The first review of the Stand By Arrangement, by the IMF is around the corner. While the review entails an account of how Pakistan is doing on its commitments, the fund has traditionally had a tight noose around the country’s fiscal expenditure. Not only that, the fund also has tight conditions in place pertaining to Pakistan’s tax revenue targets, and how they are to be achieved. One of these has been increasing direct taxation on essential goods such as petroleum levy, electricity and gas tariffs etc.
However, in the current flow of high inflation that has come as a direct result of these moves made under the IMF program, it is the common man that has to face the music, be it in costlier electricity or expensive petrol.
This time around, gas prices are expected to go up by 50% across the board to meet one of the key conditions of the short-term IMF loan facility.

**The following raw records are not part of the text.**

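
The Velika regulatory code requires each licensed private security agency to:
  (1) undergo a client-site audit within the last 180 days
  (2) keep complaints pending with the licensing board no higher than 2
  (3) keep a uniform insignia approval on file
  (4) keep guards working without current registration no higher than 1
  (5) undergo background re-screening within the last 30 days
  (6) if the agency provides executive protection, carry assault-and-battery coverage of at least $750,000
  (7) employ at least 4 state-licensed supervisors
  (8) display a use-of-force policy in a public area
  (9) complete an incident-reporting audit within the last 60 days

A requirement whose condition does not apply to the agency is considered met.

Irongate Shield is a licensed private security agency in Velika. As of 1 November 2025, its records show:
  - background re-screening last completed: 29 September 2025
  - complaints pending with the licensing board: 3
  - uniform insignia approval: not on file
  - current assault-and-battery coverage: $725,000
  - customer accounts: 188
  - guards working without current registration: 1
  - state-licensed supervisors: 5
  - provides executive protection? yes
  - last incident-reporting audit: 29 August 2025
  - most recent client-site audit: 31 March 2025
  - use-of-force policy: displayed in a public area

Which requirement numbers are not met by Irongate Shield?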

Earlier this year, the gas tariffs were raised by 113% making it very difficult for citizens to manage their day-to-day gas usage. According to media reports the IMF has been very persistent and concise about this new demand since the start of August. The hike of gas prices by almost 50% is most likely to come in effect before the start of winter season.
It is reported that senior officials of the petroleum and finance departments as well as the Oil and Gas Regulatory Authority (Ogra) put their heads together here on Monday to finalise the gas increase by 45-50%.
While the government has its hands tied on controlling the raise in price, there might still be something left that the interim setup could manage to do by themselves. In this scenario, the interim setup is looking towards a direct subsidy, particularly for the low income households of Balochistan.
During winters, temperature drops considerably, to the extent of making it difficult to survive in the province. Under such circumstances an increase in tariff might just be chronic for the people of Balochistan. As per media reports, the government is considering a direct subsidy, as opposed to the current cross subsidy for the lower income households of the Balochistan region.
The government is likely to provide this subsidy in the form of cash handouts through Benazir Income Support Program (BISP) database.
While the direct subsidy based on BISP database is questionable insofar as the viability of the database, it also begs the question of whether the government will provide a similar subsidy to the financially downtrodden people of other cold regions.